On Feb. 19, 2026, the U.S. Court of Appeals for the Fifth Circuit granted the Federal Trade Commission (FTC)’s motion to stay a district court judgment that had vacated the FTC’s 2024 rule expanding the Hart-Scott-Rodino Act (HSR) premerger notification form. While the FTC requested a stay only through March 2, 2026, the Fifth Circuit instead granted a stay “until further order of [the] court.”
Eastern District of Texas Ruling on FTC’s HSR Form Authority
The district court’s opinion, issued on Feb. 12, 2026, addressed the FTC’s 2024 rule, which significantly expanded the information required in the HSR premerger notification form. Judge Jeremy D. Kernodle in the Eastern District of Texas found that the FTC exceeded its statutory authority under 15 U.S.C. § 18a(d)(1), concluding that the agency failed to demonstrate that the rule’s claimed benefits “reasonably outweigh its significant and widespread costs.” The court further held that the rule was not “necessary and appropriate” to enable the FTC and DOJ to determine whether a proposed acquisition may violate the antitrust laws, as required by statute. The court also found the rule arbitrary and capricious, noting that the FTC did not show the rule’s benefits “bear a rational relationship” to its costs. It vacated the rule but allowed seven days for the FTC to appeal and seek emergency relief.

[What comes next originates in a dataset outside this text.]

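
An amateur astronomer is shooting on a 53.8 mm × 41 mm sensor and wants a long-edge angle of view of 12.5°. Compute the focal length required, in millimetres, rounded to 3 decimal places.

From α = 2·arctan(w/2f) we get f = w / (2·tan(α/2)).
With w = 53.8 mm and α/2 = 6.25°, tan(α/2) ≈ 0.10952, so f ≈ 53.8 / 0.21904 ≈ 245.6221 mm.

245.622 mm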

Central to the decision was the FTC’s own concession that its estimate of the cost to comply with the new form is roughly triple the cost it estimated to comply with the previous version. Aggregated across the 3,514 HSR filings in Fiscal Year 2023, the new form cost filers approximately $139.3 million using the FTC’s figures. Further, the district court was unpersuaded by the FTC’s argument there were not reasonable alternatives. While the FTC noted that Second Requests impose significant costs (in its estimate, averaging $4.3 million and 7.9 additional months to conclude the premerger process), the court found the FTC failed to explain why imposing the costs of an in-depth investigation on a small subset of filers is more burdensome than tripling costs for all HSR-reportable transactions.
The court characterized the rule’s benefits as “illusory or, at least, unsubstantiated.” The FTC argued that the new form helps prevent illegal mergers and save agency time and resources, but the court found it failed to support these claims. The court further found that the FTC could not link alleged failures of the old form to failures to detect illegal mergers, and did not provide sufficient evidence or reasoning behind changes to the new form. Notably, the court observed that the FTC opens investigations into only 8% of HSR-reported mergers, meaning that 92% of filers would bear increased costs with no corresponding benefit.
Upcoming Fifth Circuit Briefing Schedule
Plaintiffs filed their Opposition to Motion for Stay Pending Appeal in the Fifth Circuit, and the FTC’s reply is due Feb. 26.
As a result of the Fifth Circuit’s initial stay, however, the new HSR premerger notification form remains in effect.